The Minnesota Family Council got its start in 1982 as a group of conservative Christians concerned that laws criminalizing gays and lesbians would be overturned.
“I believe we need to be true to our roots and let who we are grow out of that. The Berean League, as we were known, was founded locally by four people in 1982 as a ‘Coalition of Concerned Christians,’ former Chief Operating Officer of the Minnesota Family Council, Mike Christenson, told that organization’s newspaper, the Pro-Family News in 2001. ”This was in response to the very narrow defeat at the legislature of an attempt to repeal the Minnesota sodomy law.”
This is hardly surprising. The religious right would like us to forget this, but between 1986, when the Supreme Court upheld state sodomy laws in Bowers v Hardwick, and 2003, when that same court overturned sodomy laws in Lawrence v Texas, every mainstream religious right group fought to keep laws on the books to put gay people in prison. In fact, it didn’t stop there. After the 2003 ruling, they all railed against the evil, tyrannical Supreme Court that would no longer allow them to imprison those were viewed unfavorably by the bronze age nomads who wrote the Bible. And to this day, many groups still openly call for the return of those laws.
A former legislator, Wayne Oloft was the founder and executive director of the Berean League. Following on the organization’s 1983 success in maintaining criminalization laws, the group continued to push for the laws’ enforcement.

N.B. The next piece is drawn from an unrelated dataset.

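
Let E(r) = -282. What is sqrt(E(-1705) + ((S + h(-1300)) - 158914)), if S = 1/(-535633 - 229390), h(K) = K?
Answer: I*sqrt(93931919539907407)/765023 ≈ 400.62*I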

He told the Minnesota Daily in 1985 that “unnatural sex is a prolific disease spreader,” and added criminalization laws should be looked at and perhaps sex within heterosexual marriage should be exempted.
Oloft told the Washington Post in 1987 that sodomy “often involves promiscuity and that means increasing the risk of venereal disease or AIDS.”
“Repealing the law would subtly validate homosexual behavior, and deal a strike against the heterosexual family which is the prime vehicle for passing on moral values in our society,” Oloft said.
Minnesota at the time carried a 1-year maximum sentence on conviction on a sodomy charge and a $3,000 fine. The law technically applied to anyone not engaged in any penis-vagina sex, but was used selectively against gay men and lesbians.
Throughout the 1970s and 1980s, the law was used to raid gays bars, deny child custody to gays and lesbians, terminate the employment of gays and lesbians and justify legal discrimination against gay people.
I’m glad Andy documented this. We shouldn’t let the religious right disappear their history down the memory hole.